I think The Hunger Games might just be the crack cocaine of book series.
Now, hear me out here. I know the writing isn’t overly sophisticated. The characters have weird names. The font is so big you might think you’ve stumbled into a children’s story. But in 10th grade Health class I did a project on crack cocaine (I promise I have never actually done crack cocaine) and wikipedia kindly reminded me that the side effects are as follows: increased heart rate, boosts in energy, decreased appetite, feelings of euphoria, loss of touch with reality, and an ever-growing craving for more.
I have felt probably too many of those things in connection to The Hunger Games to be considered a healthy and functional human being. But a few people (like, a couple million or so) have seen Catching Fire in the last week, so I figure now is as good a time as any to tell you a few ways in which the series is awesome.
1) Plot Line
For the eight people left on the planet who haven’t read the books/seen the movies/googled the plot out of sheer curiosity, let me fill you in. In the futuristic dystopian society of Panem, twelve Districts serve to power, clothe, feed, and entertain the people of the Capitol. The people of the Districts live in poverty, while the people of the Capitol live in utter excess. Every year a boy and a girl, aged anywhere from 12-18, are chosen from each of the Districts to compete in the Hunger Games: a nationally broadcasted, spectacularly orchestrated fight to the death. The winner of the Hunger Games brings food and other necessities back to their home District, thus encouraging support for the “tributes” from the starving Districts.
So the concept alone is crazy. Kids are killing each other on TV, and the people of the Capitol are treating the whole thing like it’s the season finale of The Bachelorette or something. But then there are the details, the blow-by-blow descriptions from Katniss, the series’ narrator, about where her life goes after she volunteers for the Games to save her younger sister. Every chapter– and I mean every chapter– ends with someone’s life hanging in the balance, some terrifying new obstacle coming to life in the arena, some horrific piece of news about Katniss’ friends and family.
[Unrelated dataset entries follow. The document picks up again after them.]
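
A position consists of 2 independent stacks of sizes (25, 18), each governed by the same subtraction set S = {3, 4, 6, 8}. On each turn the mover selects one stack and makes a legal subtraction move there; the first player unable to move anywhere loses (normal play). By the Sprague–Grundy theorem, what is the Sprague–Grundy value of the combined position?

3

All stacks use S = {3, 4, 6, 8}:
n :  0  1  2  3  4  5  6  7  8  9 10 11 12 13 14 15 16 17 18 19 20 21 22 23 24 25
G :  0  0  0  1  1  1  2  2  2  3  3  0  0  0  1  1  1  2  2  2  3  3  0  0  0  1
Stack A: G(25) = 1.
Stack B: G(18) = 2.
Combined Grundy value = 1 ⊕ 2 = 3.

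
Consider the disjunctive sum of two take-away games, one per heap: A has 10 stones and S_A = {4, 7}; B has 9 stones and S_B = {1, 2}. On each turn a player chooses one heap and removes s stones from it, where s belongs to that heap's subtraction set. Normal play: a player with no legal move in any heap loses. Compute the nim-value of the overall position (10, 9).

2

Heap A, S = {4, 7}:
n :  0  1  2  3  4  5  6  7  8  9 10
G :  0  0  0  0  1  1  1  1  2  2  2
G_A(10) = 2.
Heap B, S = {1, 2}:
G(0) = 0
G(1) = mex{0} = 1
G(2) = mex{1,0} = 2
G(3) = mex{2,1} = 0
G(4) = mex{0,2} = 1
G(5) = mex{1,0} = 2
G(6) = mex{2,1} = 0
G(7) = mex{0,2} = 1
G(8) = mex{1,0} = 2
G(9) = mex{2,1} = 0
G_B(9) = 0.
Combined Grundy value = 2 ⊕ 0 = 2.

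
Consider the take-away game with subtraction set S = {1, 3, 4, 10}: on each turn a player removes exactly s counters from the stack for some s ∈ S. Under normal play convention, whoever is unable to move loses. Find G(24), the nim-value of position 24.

n :  0  1  2  3  4  5  6  7  8  9 10 11 12 13 14 15 16 17 18 19 20 21 22 23 24
G :  0  1  0  1  2  3  2  0  1  0  1  2  3  2  0  1  0  1  2  3  2  0  1  0  1

1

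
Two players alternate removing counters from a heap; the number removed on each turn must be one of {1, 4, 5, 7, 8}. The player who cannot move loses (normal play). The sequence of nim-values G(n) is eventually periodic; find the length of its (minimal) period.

G(0) = 0
G(1) = mex{0} = 1
G(2) = mex{1} = 0
G(3) = mex{0} = 1
G(4) = mex{1,0} = 2
G(5) = mex{2,1,0} = 3
G(6) = mex{3,0,1} = 2
G(7) = mex{2,1,0,0} = 3
G(8) = mex{3,2,1,1,0} = 4
G(9) = mex{4,3,2,0,1} = 5
G(10) = mex{5,2,3,1,0} = 4
G(11) = mex{4,3,2,2,1} = 0
G(12) = mex{0,4,3,3,2} = 1
G(13) = mex{1,5,4,2,3} = 0
G(14) = mex{0,4,5,3,2} = 1
G(15) = mex{1,0,4,4,3} = 2
G(16) = mex{2,1,0,5,4} = 3
G(17) = mex{3,0,1,4,5} = 2
G(18) = mex{2,1,0,0,4} = 3
G(19) = mex{3,2,1,1,0} = 4
G(20) = mex{4,3,2,0,1} = 5
G(21) = mex{5,2,3,1,0} = 4
G(22) = mex{4,3,2,2,1} = 0
G(23) = mex{0,4,3,3,2} = 1
G(n+11) = G(n) holds for n = 0,…,7 (a full window of length max(S) = 8), so the sequence is purely periodic with period 11.

11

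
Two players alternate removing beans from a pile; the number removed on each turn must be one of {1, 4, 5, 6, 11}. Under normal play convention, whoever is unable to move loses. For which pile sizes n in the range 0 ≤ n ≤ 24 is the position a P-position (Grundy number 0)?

0, 2, 9, 12, 19, 21

G(0) = 0
G(1) = mex{0} = 1
G(2) = mex{1} = 0
G(3) = mex{0} = 1
G(4) = mex{1,0} = 2
G(5) = mex{2,1,0} = 3
G(6) = mex{3,0,1,0} = 2
G(7) = mex{2,1,0,1} = 3
G(8) = mex{3,2,1,0} = 4
G(9) = mex{4,3,2,1} = 0
G(10) = mex{0,2,3,2} = 1
G(11) = mex{1,3,2,3,0} = 4
G(12) = mex{4,4,3,2,1} = 0
G(13) = mex{0,0,4,3,0} = 1
G(14) = mex{1,1,0,4,1} = 2
G(15) = mex{2,4,1,0,2} = 3
G(16) = mex{3,0,4,1,3} = 2
G(17) = mex{2,1,0,4,2} = 3
G(18) = mex{3,2,1,0,3} = 4
G(19) = mex{4,3,2,1,4} = 0
G(20) = mex{0,2,3,2,0} = 1
G(21) = mex{1,3,2,3,1} = 0
G(22) = mex{0,4,3,2,4} = 1
G(23) = mex{1,0,4,3,0} = 2
G(24) = mex{2,1,0,4,1} = 3
P-positions are exactly the n with G(n) = 0.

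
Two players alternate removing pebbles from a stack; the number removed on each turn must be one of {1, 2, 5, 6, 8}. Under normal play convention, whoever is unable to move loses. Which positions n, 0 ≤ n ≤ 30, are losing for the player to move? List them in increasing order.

G(0) = 0
G(1) = mex{0} = 1
G(2) = mex{1,0} = 2
G(3) = mex{2,1} = 0
G(4) = mex{0,2} = 1
G(5) = mex{1,0,0} = 2
G(6) = mex{2,1,1,0} = 3
G(7) = mex{3,2,2,1} = 0
G(8) = mex{0,3,0,2,0} = 1
G(9) = mex{1,0,1,0,1} = 2
G(10) = mex{2,1,2,1,2} = 0
G(11) = mex{0,2,3,2,0} = 1
G(12) = mex{1,0,0,3,1} = 2
G(13) = mex{2,1,1,0,2} = 3
G(14) = mex{3,2,2,1,3} = 0
G(15) = mex{0,3,0,2,0} = 1
G(16) = mex{1,0,1,0,1} = 2
G(17) = mex{2,1,2,1,2} = 0
G(18) = mex{0,2,3,2,0} = 1
G(19) = mex{1,0,0,3,1} = 2
G(20) = mex{2,1,1,0,2} = 3
G(21) = mex{3,2,2,1,3} = 0
G(22) = mex{0,3,0,2,0} = 1
G(23) = mex{1,0,1,0,1} = 2
G(24) = mex{2,1,2,1,2} = 0
G(25) = mex{0,2,3,2,0} = 1
G(26) = mex{1,0,0,3,1} = 2
G(27) = mex{2,1,1,0,2} = 3
G(28) = mex{3,2,2,1,3} = 0
G(29) = mex{0,3,0,2,0} = 1
G(30) = mex{1,0,1,0,1} = 2
P-positions are exactly the n with G(n) = 0.

0, 3, 7, 10, 14, 17, 21, 24, 28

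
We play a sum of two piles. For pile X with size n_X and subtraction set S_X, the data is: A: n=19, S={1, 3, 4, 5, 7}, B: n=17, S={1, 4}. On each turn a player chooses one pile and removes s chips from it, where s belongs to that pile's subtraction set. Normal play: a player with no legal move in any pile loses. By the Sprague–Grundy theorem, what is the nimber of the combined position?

Pile A, S = {1, 3, 4, 5, 7}:
n :  0  1  2  3  4  5  6  7  8  9 10 11 12 13 14 15 16 17 18 19
G :  0  1  0  1  2  3  2  3  0  1  0  1  2  3  2  3  0  1  0  1
G_A(19) = 1.
Pile B, S = {1, 4}:
n :  0  1  2  3  4  5  6  7  8  9 10 11 12 13 14 15 16 17
G :  0  1  0  1  2  0  1  0  1  2  0  1  0  1  2  0  1  0
G_B(17) = 0.
Combined Grundy value = 1 ⊕ 0 = 1.

1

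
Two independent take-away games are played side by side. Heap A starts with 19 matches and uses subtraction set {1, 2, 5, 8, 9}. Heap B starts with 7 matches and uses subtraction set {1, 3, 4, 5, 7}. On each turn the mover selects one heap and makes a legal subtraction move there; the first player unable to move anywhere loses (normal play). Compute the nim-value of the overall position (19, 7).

Heap A, S = {1, 2, 5, 8, 9}:
n :  0  1  2  3  4  5  6  7  8  9 10 11 12 13 14 15 16 17 18 19
G :  0  1  2  0  1  2  0  1  2  3  0  1  2  0  1  2  0  1  2  3
G_A(19) = 3.
Heap B, S = {1, 3, 4, 5, 7}:
G(0) = 0
G(1) = mex{0} = 1
G(2) = mex{1} = 0
G(3) = mex{0,0} = 1
G(4) = mex{1,1,0} = 2
G(5) = mex{2,0,1,0} = 3
G(6) = mex{3,1,0,1} = 2
G(7) = mex{2,2,1,0,0} = 3
G_B(7) = 3.
Combined Grundy value = 3 ⊕ 3 = 0.

0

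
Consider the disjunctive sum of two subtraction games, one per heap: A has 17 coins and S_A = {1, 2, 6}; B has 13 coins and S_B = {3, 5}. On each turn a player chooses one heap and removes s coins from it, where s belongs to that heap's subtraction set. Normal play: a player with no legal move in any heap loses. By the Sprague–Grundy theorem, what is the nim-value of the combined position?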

And yes, it is always horrific news.
It’s not a happy story by any means. About halfway through Catching Fire, the reader comes to a realization: Katniss is screwed. There are exactly zero ways for this to end well. The politics, the danger, the characters… they’re so vivid it’s almost painful. Katniss somehow becomes a centerpiece for an entire revolution, all because she didn’t want her sister to die and her self-preservation instincts made her look really good on TV. The dread you feel for Katniss and the people of Panem is real. Distract-you-from-your-homework, keep-you-up-at-night, make-it-difficult-to-talk-about-anything-but-the-books real. “Addictive” is something of an understatement.
2) Token YA Love Triangle
Peeta loves Katniss. Gale also loves Katniss. Katniss is kind of like ugh I just want to save my family and get out of here, but gives in to loving both of them at different times when she’s not too busy fighting state-of-the-art killing machines and stuff.
Though many people (and by many people, I mean Julie and my mom) report the love triangle to be their least favorite aspect of The Hunger Games, I enjoyed the crap out of it, and the vast majority of pre-teen girls would support me on this one. If the government-versus-people thing isn’t enough to get your blood pumping, the love scenes scattered throughout the series will get you through. (Though 50-60% of them are probably faked for President Snow’s cameras– it’s just so hard to separate reality from fantasy in the arena, you know?)
In addition to these wonderfully convoluted plot lines, the series’ sexual tensions bring us some of the best couple-nicknames since Bennifer and Brangelina:
Peeniss! KatPee! Kale! Gatniss!
Ah, young love.
3) Social Commentary
But more than the cliffhangers, more than the love triangle, even more than the totally badass nature of Katniss herself, there is the importance of what Suzanne Collins is actually trying to say here. The people of the Capitol have everything, or so it seems: food, clothing, homes, gadgets. They fret over clothing trends and party lists and gossip about the Games while the people in the Districts live in constant fear of having to watch their children be slaughtered on national television. It can be a commentary on how a government can use fear to manipulate its people. How humanity treats enemies in times of war. How superficiality and greed can corrupt a society. How economic division can lead to revolution. How “reality” TV can warp the truth so radically that we aren’t even be able recognize it anymore.
This is a real ad, recently released by CoverGirl. The mysterious voice counting down in the background alludes to the countdown that happens before the Games– a countdown to when the young tributes are allowed to start killing each other. The styles in the ad look similar to those showcased in Panem’s Capitol– the ultimate symbol of greed and excess in the books. And these styles are being used to make as much money as possible, here, in real life. It makes you think.
So The Hunger Games offers more than just a story about a girl who wears her hair in a braid while she fights for her life and the people she loves, though it is one hell of a story. It’s romance in wartime. It’s a layered criticism of contemporary society. It’s an excuse to watch Jennifer Lawrence interviews on YouTube for hours on end. And it’s a whole lot better for you than crack cocaine.